AI is expanding so fast that if any relief is going to make a difference, it has to come quickly. Worldwide spending on data centers and the other hardware behind AI development is expected to surpass $4 billion by 2030.
“When you factor in all of the additional power that’s going to be needed to go into AI and data centers, I could definitely see it creating an even bigger void as it comes to transformer supply,” Boucher says. “It could definitely put the transformer industry in a bigger hole than we’re already in.”

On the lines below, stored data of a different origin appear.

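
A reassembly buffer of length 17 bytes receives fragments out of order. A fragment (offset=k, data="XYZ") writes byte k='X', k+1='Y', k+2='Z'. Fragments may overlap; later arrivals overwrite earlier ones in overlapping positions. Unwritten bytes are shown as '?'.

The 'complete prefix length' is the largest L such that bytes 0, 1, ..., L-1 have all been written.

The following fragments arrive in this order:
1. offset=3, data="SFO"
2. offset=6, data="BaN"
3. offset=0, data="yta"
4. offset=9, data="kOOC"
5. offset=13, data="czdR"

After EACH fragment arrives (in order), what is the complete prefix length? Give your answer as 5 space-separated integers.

Fragment 1: offset=3 data="SFO" -> buffer=???SFO??????????? -> prefix_len=0
Fragment 2: offset=6 data="BaN" -> buffer=???SFOBaN???????? -> prefix_len=0
Fragment 3: offset=0 data="yta" -> buffer=ytaSFOBaN???????? -> prefix_len=9
Fragment 4: offset=9 data="kOOC" -> buffer=ytaSFOBaNkOOC???? -> prefix_len=13
Fragment 5: offset=13 data="czdR" -> buffer=ytaSFOBaNkOOCczdR -> prefix_len=17

Answer: 0 0 9 13 17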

If the industry can find another way to power data centers, though, a transformer shortage will be a moot point. Analysts hope that innovation will be the solution—even though the question of exactly how else to provide power hasn’t yet been answered.
“I’m not worried about it hampering the industry because I think we will find solutions,” Wilford says. ”We’ll wait for the market to take care of this—the companies themselves will find ways. They’re looking at putting small nuclear reactors in [data centers].”
Alternative proposals have included building AI data centers in the desert surrounded by solar panels, and using AI to more efficiently regulate power usage and integrate data centers into the existing grid. Wilford pointed to Taiwanese semiconductor giant TSMC, which solved its own electrical demands by simply leasing an offshore wind farm in 2020 and generating its power in-house, rather than sourcing it from the grid.
“People will keep finding solutions,” Wilford says. “I hope they’re good ones.”